In doing so, Jack helped further free himself, eventually aided by Kate (his love) and his dad (his biggest influence, both positive and negative). At the end, as the Lost crew (minus a few exceptions which we’ll get to in a bit) celebrated their full enlightenment, they all, collectively and individually, found the peace they’d always longed for before, during and after their time on the island.
And why did they do it together? Because the bonds they had made on the island allowed them to change their lives. Using the two earlier examples, Sayid and John both realized the impact they’d had on their island cohorts, allowing them to accept the love being offered and the love they each had to give in return.
A few other thoughts:
• I’ve seen people asking why certain characters, particularly Michael and Walt, were not in the church at the end. For Michael, this season previously addressed that his spirit remained in limbo on the island, making him part of the mysterious whispers that crop up from time to time. As for Walt, nothing was explicitly said, but my interpretation for him and others like Farraday and Charlotte, is one of two possibilities: a) they have not yet come to peace with themselves and are therefore not enlightened and able to let go in the afterlife; or b) they were never intended to be part of the afterlife the castaways built for themselves upon their death. The idea of the church was not to include everyone who had ever been on the island, but instead was meant to reflect those who had important interpersonal connections with the islanders.
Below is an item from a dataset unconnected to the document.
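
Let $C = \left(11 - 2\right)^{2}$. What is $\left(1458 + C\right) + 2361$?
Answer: $3900$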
• Another common question is: “Penny and Juliet didn’t die on the plane crash. Why were they in the church?” As Christian Shepard explained to his son Jack, the people didn’t die in the crash, nor did they all die on the island. Some did, while others died at other locations at other times. The church had no “when,” he said, which means that some of the people in there could have died in 2004, some in 2007, some in 2045.
• I think Ben opted not to join the group in the church for two reasons. First, he still didn’t feel like he was fully a part of that group, particularly since he was responsible for more than few of the characters’ deaths. However, some, like Locke, expressly forgave Ben, which helped him deal with his new lot in (after)life. The second reason, and the one I think carries the most weight, is that Ben wanted more time to spend with Alex, serving her as a father figure. For a man who was often deprived of any love and loyalty, he no doubt wanted to embrace that feeling as much as possible before moving on in the afterlife.
• Three moments of enlightenment floored me emotionally: Charlie and Claire, Sawyer and Juliet and Locke and, well, I guess his own body. The finale boasted some amazing action sequences, primarily Jack and Locke’s fight on the cliff in the storm, but the emotional heft of those spiritual reunions were the show’s high points.
Lost provided a more-than-satisfying conclusion for the lives of these characters. After everything they’ve been through, it felt amazing to see them happy as everything drew to a close. Forget “live together, die alone.” In the end (and in “The End”), it was live together, die together.
It was a beautiful reflection on spirituality, redemption, hope and love. It was pretty much perfect.